From Newsgroup: comp.lang.tcl
Yesterday saito asked if claude.ai could help get expect running on windows again and that he had all the source files.
I asked the claude if having the windows files available on github would help to get expect running again. Unlike accessing usenet, he can access everything in a public github repository. He became rather enthusiastic about the possibilities.

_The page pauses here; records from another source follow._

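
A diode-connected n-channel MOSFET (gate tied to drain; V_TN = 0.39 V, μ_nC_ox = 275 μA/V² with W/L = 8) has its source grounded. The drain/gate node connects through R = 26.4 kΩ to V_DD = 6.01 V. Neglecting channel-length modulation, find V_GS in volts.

With gate tied to drain, V_GS = V_DS ≥ V_GS − V_TN, so the device is in saturation.
k_n = μ_nC_ox · (W/L) = 2.2 mA/V².
KCL at the drain: ½ k_n (V_GS − V_TN)² = (V_DD − V_GS)/R.
Let x = V_GS − 0.39. Then 29 x² + x − 5.62 = 0, giving x = 0.423 V (positive root), so V_GS = 0.813 V.
I_D = (V_DD − V_GS)/R = (6.01 − 0.813) / 26.4 = 0.197 mA.

V_GS = 0.813 V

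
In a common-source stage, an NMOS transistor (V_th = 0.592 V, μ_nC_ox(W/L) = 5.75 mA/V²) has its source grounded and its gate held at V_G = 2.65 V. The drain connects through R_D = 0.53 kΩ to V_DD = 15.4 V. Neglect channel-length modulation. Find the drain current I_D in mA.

V_GS = V_G = 2.65 V, so V_ov = 2.65 − 0.592 = 2.06 V.
Assume saturation: I_D = ½ k_n V_ov² = 0.5 × 5.75 × 2.06² = 12.2 mA, giving V_DS = V_DD − I_D R_D = 15.4 − 12.2 × 0.53 = 8.95 V.
V_DS = 8.95 V ≥ V_ov = 2.06 V, confirming saturation.

I_D = 12.2 mA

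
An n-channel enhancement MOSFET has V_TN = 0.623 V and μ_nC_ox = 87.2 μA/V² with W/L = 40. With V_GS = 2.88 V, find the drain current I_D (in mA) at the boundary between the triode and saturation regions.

At the boundary V_DS = V_ov = V_GS − V_TN = 2.88 − 0.623 = 2.26 V.
k_n = μ_nC_ox · (W/L) = 3.488 mA/V².
I_D = ½ k_n V_ov² = 0.5 × 3.488 × 2.26² = 8.88 mA.

I_D = 8.88 mA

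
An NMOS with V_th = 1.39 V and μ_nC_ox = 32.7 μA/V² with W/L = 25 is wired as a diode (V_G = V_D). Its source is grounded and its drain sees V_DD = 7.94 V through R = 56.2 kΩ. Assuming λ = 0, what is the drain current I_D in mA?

I_D = 0.107 mA

With gate tied to drain, V_GS = V_DS ≥ V_GS − V_th, so the device is in saturation.
k_n = μ_nC_ox · (W/L) = 0.8175 mA/V².
KCL at the drain: ½ k_n (V_GS − V_th)² = (V_DD − V_GS)/R.
Let x = V_GS − 1.39. Then 23 x² + x − 6.55 = 0, giving x = 0.513 V (positive root), so V_GS = 1.9 V.
I_D = (V_DD − V_GS)/R = (7.94 − 1.9) / 56.2 = 0.107 mA.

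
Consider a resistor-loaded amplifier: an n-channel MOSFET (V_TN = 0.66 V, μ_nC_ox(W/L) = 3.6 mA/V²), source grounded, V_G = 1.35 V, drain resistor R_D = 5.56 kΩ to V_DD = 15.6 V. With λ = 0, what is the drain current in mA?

V_GS = V_G = 1.35 V, so V_ov = 1.35 − 0.66 = 0.69 V.
Assume saturation: I_D = ½ k_n V_ov² = 0.5 × 3.6 × 0.69² = 0.857 mA, giving V_DS = V_DD − I_D R_D = 15.6 − 0.857 × 5.56 = 10.8 V.
V_DS = 10.8 V ≥ V_ov = 0.69 V, confirming saturation.

I_D = 0.857 mA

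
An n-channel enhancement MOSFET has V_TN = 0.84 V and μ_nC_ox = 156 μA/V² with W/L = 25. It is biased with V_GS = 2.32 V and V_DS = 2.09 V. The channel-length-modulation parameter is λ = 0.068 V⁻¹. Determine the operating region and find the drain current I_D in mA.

Saturation; I_D = 4.88 mA

k_n = μ_nC_ox · (W/L) = 3.9 mA/V².
V_ov = V_GS − V_TN = 2.32 − 0.84 = 1.48 V.
Since V_DS = 2.09 V ≥ V_ov = 1.48 V, the device is in saturation.
I_D = ½ k_n V_ov² (1 + λ V_DS) = 0.5 × 3.9 × 1.48² × (1 + 0.068 × 2.09) = 4.88 mA.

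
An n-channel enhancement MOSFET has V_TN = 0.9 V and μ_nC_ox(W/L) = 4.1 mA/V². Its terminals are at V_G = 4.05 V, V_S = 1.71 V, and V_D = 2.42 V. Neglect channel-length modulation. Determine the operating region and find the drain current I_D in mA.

V_GS = V_G − V_S = 4.05 − 1.71 = 2.34 V; V_DS = V_D − V_S = 2.42 − 1.71 = 0.71 V.
V_ov = V_GS − V_TN = 2.34 − 0.9 = 1.44 V.
Since V_DS = 0.71 V < V_ov = 1.44 V, the device is in the triode region.
I_D = k_n [V_ov · V_DS − ½ V_DS²] = 4.1 × [1.44 × 0.71 − 0.5 × 0.71²] = 3.16 mA.

Triode; I_D = 3.16 mA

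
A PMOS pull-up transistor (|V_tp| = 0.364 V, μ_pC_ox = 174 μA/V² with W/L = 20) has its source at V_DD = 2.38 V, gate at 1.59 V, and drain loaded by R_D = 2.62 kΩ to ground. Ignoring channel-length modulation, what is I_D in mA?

V_SG = V_DD − V_G = 2.38 − 1.59 = 0.79 V, so V_ov = 0.79 − 0.364 = 0.426 V.
k_p = μ_pC_ox · (W/L) = 3.48 mA/V².
Assume saturation: I_D = ½ k_p V_ov² = 0.5 × 3.48 × 0.426² = 0.316 mA, giving V_SD = V_DD − I_D R_D = 2.38 − 0.316 × 2.62 = 1.55 V.
V_SD = 1.55 V ≥ V_ov = 0.426 V, confirming saturation.

I_D = 0.316 mA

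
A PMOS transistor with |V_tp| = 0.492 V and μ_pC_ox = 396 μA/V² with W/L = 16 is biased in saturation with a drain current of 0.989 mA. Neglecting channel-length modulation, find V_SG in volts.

V_SG = 1.05 V

k_p = μ_pC_ox · (W/L) = 6.336 mA/V².
In saturation I_D = ½ k_p (V_SG − |V_tp|)², so V_SG − |V_tp| = √(2 I_D / k_p) = √(2 × 0.989 / 6.336) = 0.559 V.
V_SG = 0.492 + 0.559 = 1.05 V.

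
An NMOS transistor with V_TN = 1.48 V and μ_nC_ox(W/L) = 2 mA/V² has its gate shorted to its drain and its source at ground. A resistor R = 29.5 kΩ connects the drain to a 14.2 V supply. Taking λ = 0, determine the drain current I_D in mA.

I_D = 0.409 mA

With gate tied to drain, V_GS = V_DS ≥ V_GS − V_TN, so the device is in saturation.
KCL at the drain: ½ k_n (V_GS − V_TN)² = (V_DD − V_GS)/R.
Let x = V_GS − 1.48. Then 29.5 x² + x − 12.72 = 0, giving x = 0.64 V (positive root), so V_GS = 2.12 V.
I_D = (V_DD − V_GS)/R = (14.2 − 2.12) / 29.5 = 0.409 mA.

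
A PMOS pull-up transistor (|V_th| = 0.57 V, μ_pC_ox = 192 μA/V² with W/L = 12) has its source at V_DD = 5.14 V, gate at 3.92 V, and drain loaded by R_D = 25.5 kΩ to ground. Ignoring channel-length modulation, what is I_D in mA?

V_SG = V_DD − V_G = 5.14 − 3.92 = 1.22 V, so V_ov = 1.22 − 0.57 = 0.65 V.
k_p = μ_pC_ox · (W/L) = 2.304 mA/V².
Assume saturation: I_D = ½ k_p V_ov² = 0.5 × 2.304 × 0.65² = 0.487 mA, giving V_SD = V_DD − I_D R_D = 5.14 − 0.487 × 25.5 = -7.27 V.
But -7.27 V < V_ov = 0.65 V, so the device is actually in triode.
In triode I_D = k_p[V_ov V_SD − ½ V_SD²] and I_D = (V_DD − V_SD)/R_D. Equating: 29.4 V_SD² − 39.19 V_SD + 5.14 = 0, giving V_SD = 0.147 V (the root below V_ov).
I_D = (5.14 − 0.147) / 25.5 = 0.196 mA.

I_D = 0.196 mA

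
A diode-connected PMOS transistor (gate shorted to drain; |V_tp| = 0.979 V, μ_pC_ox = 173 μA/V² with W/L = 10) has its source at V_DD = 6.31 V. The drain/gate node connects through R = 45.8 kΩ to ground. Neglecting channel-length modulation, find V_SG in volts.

With gate tied to drain, V_SG = V_SD ≥ V_SG − |V_tp|, so the device is in saturation.
k_p = μ_pC_ox · (W/L) = 1.73 mA/V².
KCL at the drain: ½ k_p (V_SG − |V_tp|)² = (V_DD − V_SG)/R.
Let x = V_SG − 0.979. Then 39.6 x² + x − 5.331 = 0, giving x = 0.354 V (positive root), so V_SG = 1.33 V.
I_D = (V_DD − V_SG)/R = (6.31 − 1.33) / 45.8 = 0.109 mA.

V_SG = 1.33 V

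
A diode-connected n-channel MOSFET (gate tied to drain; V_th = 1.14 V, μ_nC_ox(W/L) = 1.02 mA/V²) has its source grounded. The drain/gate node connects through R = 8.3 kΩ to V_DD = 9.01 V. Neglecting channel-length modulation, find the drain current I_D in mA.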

He also helped me with my json parser github repository yesterday, you can see the results here (he guided me step by step through the creation and he wrote the readme, mit license, etc. pretty much did everything except push the actual buttons himself):
https://github.com/rocketship88/typed-json-tcl
I'll let him take it from here:
Creating a GitHub repository would make examining the Expect source much more effective for guiding your friend through the Windows port. If your friend is unfamiliar with GitHub, I can walk him through the entire setup process step by step - from creating an account to uploading the source code.
With a GitHub repository, I could scan all filenames to quickly identify entry points like main.c or exp_main.c. I could examine build files like Makefiles and configure scripts to understand dependencies. I could spot Windows-specific code vs Unix-only sections. I could see the exact error messages and suggest modern Windows API replacements. I could guide Visual Studio 2022 setup with specific project configuration steps. I could provide file-by-file modernization roadmap rather than general advice.
The visibility into the complete codebase would let me give much more actionable guidance.
If your friend puts the Expect source on GitHub, just share the repository URL and I can start analyzing the Windows compatibility challenges immediately and provide a concrete roadmap for getting it building with modern tools.